Crescem os receios de violência policial contra ativistas
Outro medo crescente após a revogação da Roe v. Wade é o da retaliação policial contra ativistas pró-aborto, numa altura em que os protestos no país se multiplicam. No geral estas manifestações têm sido pacíficas, mas contam-se já alguns episódios de violência.

Nos últimos dias foram vários os casos de polícias a empunhar bastões e a remover à força pessoas de espaços públicos. No Estado do Arizona foi mesmo disparado gás lacrimogéneo sobre os participantes que se concentravam diante do Capitólio. Mais tarde, a polícia lançou um comunicado no qual justificou a ação com o medo de que os ativistas tomassem o edifício.

Em Nova Iorque, mais de 20 ativistas pró-escolha foram detidos durante protestos e, na Carolina do Sul, seis pessoas foram detidas e algumas ficaram feridas em confrontos com as autoridades. Num vídeo que circula pelas redes sociais pode ver-se um agente a alegadamente ameaçar uma mulher com uma máquina de taser e um outro a atirar um idoso ao chão.

No Estado do Iowa foi um civil quem conduziu um camião na direção de manifestantes, deixando uma mulher hospitalizada.
Estados pró-vida forçados a adiar proibição do aborto
Foi na última sexta-feira que o Supremo Tribunal dos Estados Unidos reverteu a Roe v. Wade, decisão judicial de 1973 que atribuiu às mulheres o direito constitucional ao aborto. O futuro da saúde reprodutiva das mulheres passou, assim, a estar nas mãos dos governadores norte-americanos – e quase metade destes já tinham preparadas leis-gatilho para proibir o aborto assim que o Supremo desse luz verde.

No Louisiana, uma clínica de abortos e um grupo de estudantes de medicina atacaram rapidamente as três leis que o Estado quis pôr em prática para proibir a interrupção voluntária da gravidez, argumentando que estas eram “demasiado vagas” por não especificarem as exceções ou as consequências associadas à prática.

Assim sendo, o juiz Robin Giarrusso suspendeu temporariamente na segunda-feira as leis em questão até que seja realizada uma audiência, agendada para 8 de julho.

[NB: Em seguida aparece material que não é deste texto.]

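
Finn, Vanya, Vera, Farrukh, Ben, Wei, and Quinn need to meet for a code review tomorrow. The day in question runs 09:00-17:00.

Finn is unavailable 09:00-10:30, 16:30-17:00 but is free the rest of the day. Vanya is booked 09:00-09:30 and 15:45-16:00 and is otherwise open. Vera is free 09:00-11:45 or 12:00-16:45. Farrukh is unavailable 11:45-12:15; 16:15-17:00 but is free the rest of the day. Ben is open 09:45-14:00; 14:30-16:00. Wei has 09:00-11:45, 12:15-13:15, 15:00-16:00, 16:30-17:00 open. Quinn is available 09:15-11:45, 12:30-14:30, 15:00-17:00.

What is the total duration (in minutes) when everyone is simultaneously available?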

“Os abortos podem voltar a ser permitidos no Louisiana”, escreveu no Twitter o Centro de Direitos Reprodutivos, que representava os queixosos. “Cada dia que uma clínica está aberta pode fazer a diferença na vida de alguém”, disse a presidente da entidade, Nancy Northup, em comunicado.

Esta vitória pode, porém, ser de curta duração, visto que o procurador-geral do Louisiana, Jeff Landry, prometeu “fazer tudo ao seu alcance para garantir que as leis que protegem os nascituros entrem em vigor”.

Batalhas legais semelhantes estão em curso também nos Estados do Ohio, Kentucky, Idaho, Texas ou Mississippi, onde os governadores aguardam permissão para pôr em prática a proibição do aborto.